Camino de Paz Farm, literally translated means “The Peaceful Path”. Located in the Chimayo Valley in New Mexico, it is home to sheep, goats, draft horses, chickens, turkeys, and some dogs. The farm boasts a small orchard, grows corn, tomatoes, kale, potatoes, onions, garlic, carrots, grapes, poc choy, chard and countless other garden greens. The four large greenhouses grow some of the largest tomatoes I have ever seen, probably due to the specific biodynamic farming practices. (http://attra.ncat.org/attra-pub/biodynamic.html)
The dairy goats are milked daily and the milk is weighed, labeled, and jarred. The milk is used to make Chevre, soap and ice cream. Obviously, we have fresh milk everyday and occasionally a goat or sheep is processed for its meat, organs, and pelt. Sheep wool is used for textile fiber and its fat is used to make soap. Solar powered portable electric fences are set up for the goats and sheep to graze during the day and then moved back into their pens in the evening.
The animal pens are cleaned daily, all of which is composted. There are about 36 laying boxes for the hens but some prefer to lay eggs in the ground so it’s like an easter egg hunt everyday. The green houses need to be opened and closed daily to allow for ventilation. All except for one is set up on irrigation timers. Tuesdays and Fridays CSA members come to pick up their allotment of fresh, organic fruit, vegetable, and milk.
Over the last ten years this farm has been in existence, much of the land has been cleared of the invasive trees resulting in quite a bit of chain saw work. Native deciduous trees have been planted throughout the property. There are endless projects going on all day long that would lead most to believe this to be a regular farm. However, this is where The Peaceful Path diverges and becomes anything but a ‘regular’ farm.
That’s because everyday at 8 o’clock, 6-9th grade students arrive at this Montessori school and partake in ALL of the jobs listed above-plus they have a full curriculum. Twelve year old students have conversations with adults in a way that isn’t, ‘like, whaaat?, I don’t know, oh my god’, weird.” Electronics are collected at community circle each morning where we share greetings, agendas, daily updates, and a reading of some sorts. Students process chickens, goats, sheep, make soap, tend to the greenhouses, gardens, chickens, horses, dirty pens, feedings, milking and processing, and spend time in the one room classroom. They sell arts and crafts at the Santa Fe farmer’s market, they cook and serve lunch everyday for themselves and the adults on campus, and they show up for weekend farm duties.
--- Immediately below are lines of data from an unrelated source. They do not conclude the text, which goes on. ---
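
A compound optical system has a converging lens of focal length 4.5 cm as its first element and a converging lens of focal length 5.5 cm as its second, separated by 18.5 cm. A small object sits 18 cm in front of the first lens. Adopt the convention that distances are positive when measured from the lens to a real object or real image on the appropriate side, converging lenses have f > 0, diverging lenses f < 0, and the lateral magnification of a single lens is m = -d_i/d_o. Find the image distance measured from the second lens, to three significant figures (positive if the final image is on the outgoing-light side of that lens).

9.82 cm

Lens 1: 1/d_i1 = 1/f_1 - 1/d_o1 = 1/4.5 - 1/18 = 0.16667 cm^-1, so d_i1 = 6.000 cm.
That image sits 12.500 cm in front of the second lens, so d_o2 = 12.500 cm.
Lens 2: 1/d_i2 = 1/f_2 - 1/d_o2 = 1/5.5 - 1/(12.500) = 0.10182 cm^-1, so d_i2 = 9.821 cm.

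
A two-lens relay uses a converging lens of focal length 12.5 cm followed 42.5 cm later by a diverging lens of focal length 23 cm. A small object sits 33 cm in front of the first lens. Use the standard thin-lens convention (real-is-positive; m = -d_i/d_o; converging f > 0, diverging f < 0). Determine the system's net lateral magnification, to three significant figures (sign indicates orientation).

First lens: d_i1 = 1/(1/12.5 - 1/33) = 20.122 cm.
m_1 = -(20.122)/33 = -0.6098.
That image sits 22.378 cm in front of the second lens, so d_o2 = 22.378 cm.
Second lens: d_i2 = 1/(1/(-23) - 1/(22.378)) = -11.342 cm.
m_2 = -(-11.342)/(22.378) = 0.5069.
Overall magnification: m = m_1 m_2 = -0.3091.

-0.309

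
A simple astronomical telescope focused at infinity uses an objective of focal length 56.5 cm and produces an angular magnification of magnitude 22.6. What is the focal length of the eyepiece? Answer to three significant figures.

|M| = f_obj/f_eye, so f_eye = f_obj/|M| = 56.5/22.6 = 2.500 cm.

2.50 cm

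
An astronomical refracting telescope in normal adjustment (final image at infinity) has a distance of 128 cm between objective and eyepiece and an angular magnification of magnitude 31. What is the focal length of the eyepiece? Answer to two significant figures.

In normal adjustment the tube length equals f_obj + f_eye and |M| = f_obj/f_eye.
So f_obj = 31 f_eye and 31 f_eye + f_eye = 128 cm, giving f_eye = 128/32 = 4.000 cm and f_obj = 124.000 cm.

4.0 cm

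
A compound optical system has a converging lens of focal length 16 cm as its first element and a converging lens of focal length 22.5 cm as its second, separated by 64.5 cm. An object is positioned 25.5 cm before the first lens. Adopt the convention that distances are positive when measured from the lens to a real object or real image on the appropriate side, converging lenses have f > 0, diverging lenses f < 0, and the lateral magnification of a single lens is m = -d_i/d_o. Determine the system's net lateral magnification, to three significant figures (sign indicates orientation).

-40.0

First lens: d_i1 = 1/(1/16 - 1/25.5) = 42.947 cm.
m_1 = -(42.947)/25.5 = -1.6842.
Object distance for lens 2: d_o2 = 64.5 - 42.947 = 21.553 cm.
Second lens: d_i2 = 1/(1/22.5 - 1/(21.553)) = -511.875 cm.
m_2 = -(-511.875)/(21.553) = 23.7500.
Overall magnification: m = m_1 m_2 = -40.0000.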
These kids have a better sense of self than most adults, can ask and answer questions, are challenged daily to figure out problems on the farm and in the classroom, and interact with animals and the earth. They are not uncomfortable with the life cycle; they volunteer to help process animals, placing them closer to their food source than most of us will ever imagine. Most importantly is that they want to be here. They can be themselves. They treat each other with respect and work together. There are, of course, moments when they act like children but most of the time the students do their chores without complaining. Why? Because that’s the expectation held by everyone working at the school. All of the adults on the farm help with chores and while students work with adult volunteers like me, they are learning to form different types of relationships with various age groups. I guess I’m not used to seeing kids who are interested in their surroundings and their work. I’m not used to interacting with children who can actually express their feelings. Actually, that’s not true. I had plenty of students share what an f’n waste of time it was to be in school.
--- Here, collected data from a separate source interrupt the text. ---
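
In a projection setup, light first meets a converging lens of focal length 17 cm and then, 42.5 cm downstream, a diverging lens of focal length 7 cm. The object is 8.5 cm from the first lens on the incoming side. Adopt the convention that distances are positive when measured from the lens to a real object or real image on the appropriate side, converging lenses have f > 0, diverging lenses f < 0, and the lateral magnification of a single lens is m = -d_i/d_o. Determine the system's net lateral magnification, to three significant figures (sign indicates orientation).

First lens: d_i1 = 1/(1/17 - 1/8.5) = -17.000 cm.
m_1 = -(-17.000)/8.5 = 2.0000.
With d_i1 < 0 the first image is virtual and lies on the object side; the object distance for lens 2 is d_o2 = 42.5 - (-17.000) = 59.500 cm.
Second lens: d_i2 = 1/(1/(-7) - 1/(59.500)) = -6.263 cm.
m_2 = -(-6.263)/(59.500) = 0.1053.
The system's lateral magnification is m_1 m_2 = (2.0000)(0.1053) = 0.2105.

0.211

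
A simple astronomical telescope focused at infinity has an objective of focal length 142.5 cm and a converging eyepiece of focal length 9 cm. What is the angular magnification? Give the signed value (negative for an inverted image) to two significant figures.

M = -f_obj/f_eye = -142.5/(9) = -15.833.

-16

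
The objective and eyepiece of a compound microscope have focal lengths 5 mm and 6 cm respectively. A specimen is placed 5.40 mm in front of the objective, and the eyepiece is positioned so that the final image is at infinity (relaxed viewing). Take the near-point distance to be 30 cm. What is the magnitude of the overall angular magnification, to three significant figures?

62.5

Convert to cm: f_obj = 5 mm = 0.5 cm; d_o = 5.40 mm = 0.54 cm.
Objective: 1/d_i = 1/f_obj - 1/d_o = 1/0.5 - 1/0.54 = 0.14815 cm^-1, so d_i = 6.750 cm.
m_obj = -d_i/d_o = -6.750/0.54 = -12.500.
Eyepiece angular magnification (image at infinity): M_eye = D/f_e = 30/6 = 5.000.
Overall M = m_obj x M_eye = (-12.500)(5.000) = -62.50.
|M| = 62.50.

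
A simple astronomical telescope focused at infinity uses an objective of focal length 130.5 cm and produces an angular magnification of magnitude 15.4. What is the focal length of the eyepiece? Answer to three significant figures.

|M| = f_obj/f_eye, so f_eye = f_obj/|M| = 130.5/15.4 = 8.474 cm.

8.47 cm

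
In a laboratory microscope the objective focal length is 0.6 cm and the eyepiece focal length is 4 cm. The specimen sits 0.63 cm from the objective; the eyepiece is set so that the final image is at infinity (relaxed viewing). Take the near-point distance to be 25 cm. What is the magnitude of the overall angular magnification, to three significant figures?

125

Objective: 1/d_i = 1/f_obj - 1/d_o = 1/0.6 - 1/0.63 = 0.07937 cm^-1, so d_i = 12.600 cm.
m_obj = -d_i/d_o = -12.600/0.63 = -20.000.
Eyepiece angular magnification (image at infinity): M_eye = D/f_e = 25/4 = 6.250.
Overall M = m_obj x M_eye = (-20.000)(6.250) = -125.00.
|M| = 125.00.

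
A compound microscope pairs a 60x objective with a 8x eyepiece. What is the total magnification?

The overall magnification of a compound microscope is the product of the objective and eyepiece magnifications:
M = M_obj x M_eye = 60 x 8 = 480.

480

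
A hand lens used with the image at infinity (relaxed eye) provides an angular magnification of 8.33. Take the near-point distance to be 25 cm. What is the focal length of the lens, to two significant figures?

3.0 cm

For the image at infinity, M = D/f.
f = D/M = 25/8.33 = 3.001 cm.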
An example of the tenderness found on the farm was recently experienced while I was milking a goat. It was getting a bit impatient, no doubt due to my lack of milking skills, so one of the students decided to help calm her while I milked. He leaned up against the side of the goat, gently threw his arms over her back, and just put his head on her back. He just stood there and talked to her a bit while I milked. It was a moment that reminded me how much love a child can have when allowed to express him/herself naturally.
Camino de Paz is much more than just a farm and a school. I have barely scratched the surface of what is happening here but I think it’s safe to say that this is the type of learning environment allows students to get the most out of their formative years. It was exactly what I needed after 14 years of working inside of a box and when compared to this farm, feels almost completely devoid of any meaningful learning opportunities. I would like to thank Patti and Greg for taking the initiative to start a school, a monumental task in and of itself, and to also run a farm, another full-time job. Although they rely on WWOOFers to help out, they are the ones outside of the spotlight that have dedicated their lives to educating students and make sure that everything runs smoothly. It is their vision that has in turn allowed students to find their own – something rarely found in schools these days.